Recentemente, participando de uma banca de doutorado, cujo tema focava na relação entre prospectiva, ficção científica e desenvolvimento tecnológico, a tese me fez lembrar de dois eventos. O primeiro, mais recente, refere-se a uma notícia que havia lido sobre a inteligência artificial em desenvolvimento por uma das empresas de Elon Musk, que era baseada em dois livros de ficção científica: “Um estranho em uma terra estranha” – que inspirou o nome da IA, “Grok” – e o chatbots recentemente incorporado, que pode emular um tom sarcástico como descrito no livro "Guia do Mochileiro das Galáxias"[1].

O segundo, foi uma apresentação de um grupo de estudantes da Unesp, durante o segundo Encontro da Rede Brasileira de Prospectiva, que trouxe o seguinte questionamento: “pessoas ao logo da história que ficaram conhecidos como grandes previsores, haviam realmente previsto o futuro ou foram só criativos?” A conclusão deles é que os chamados “grandes previsores” haviam sido apenas criativos e que a criatividade deles inspirou inovadores e investidores a desenvolverem novas tecnologias. Isso, para mim, faz muito sentido, pois a inovação deve sempre partir de uma inspiração e exige criatividade.

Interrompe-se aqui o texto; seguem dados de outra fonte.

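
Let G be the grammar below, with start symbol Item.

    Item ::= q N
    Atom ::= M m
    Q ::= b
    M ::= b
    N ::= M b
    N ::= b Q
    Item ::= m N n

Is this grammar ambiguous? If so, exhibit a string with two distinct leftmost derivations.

Ambiguous

Witness: q b b

Derivation 1: Item ⇒ q N ⇒ q M b ⇒ q b b
Derivation 2: Item ⇒ q N ⇒ q b Q ⇒ q b b

Two distinct leftmost derivations for the same string.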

Além da declaração de Musk, outros empreendedores já fizeram afirmações semelhantes como, por exemplo, o inventor do telefone celular, Martin Cooper, ao declarar que teve a ideia assistindo a um dos capítulos de Star Trek[2], lançado em 1966. Outro que admite ter se inspirado na série foi Amit Singhal, pesquisador sênior do Google. Ele já declarou que muitas das inovações produzidas pelo Google, nos últimos anos, foram inspiradas em Star Trek. Singhal vai além, ele acredita que, no futuro, os motores de busca agirão como "um assistente pessoal perfeito", como o usado pelo capitão James Kirk, da série Start Trek[3].

Se Star Trek foi a inspiração para o desenvolvimento de outras tecnologias que usamos atualmente, não sei afirmar, mas a reportagem da BBC News nos mostra que sete tecnologias utilizadas atualmente faziam parte da série como o computador pessoal, o tablet, a tomografia e a ressonância, o GPS, as memórias USB, as telas planas gigantes,  além do telefone celular já citado[4].

Há também o investimento da Uber, que irá lançar uma rede de carros voadores, como os existentes na série de desenho para crianças de nome “Os Jetsons”, lançado em 1962. No desenho, outras tecnologias que usamos hoje em dia também presentes como as videochamadas, os relógios inteligentes, as televisões planas, as esteiras rolantes, as câmaras de bronzeamento artificial, os assistentes pessoais e despertador com comando de voz[5]. As casas inteligentes estão cada vez mais acessíveis, permitindo a realização de várias atividades por comando de voz. Ainda não temos a Rose, meu sonho de consumo, mas já dispomos de robôs que limpam a casa e os que realizam algumas pequenas tarefas, sendo testados em bibliotecas e hotéis.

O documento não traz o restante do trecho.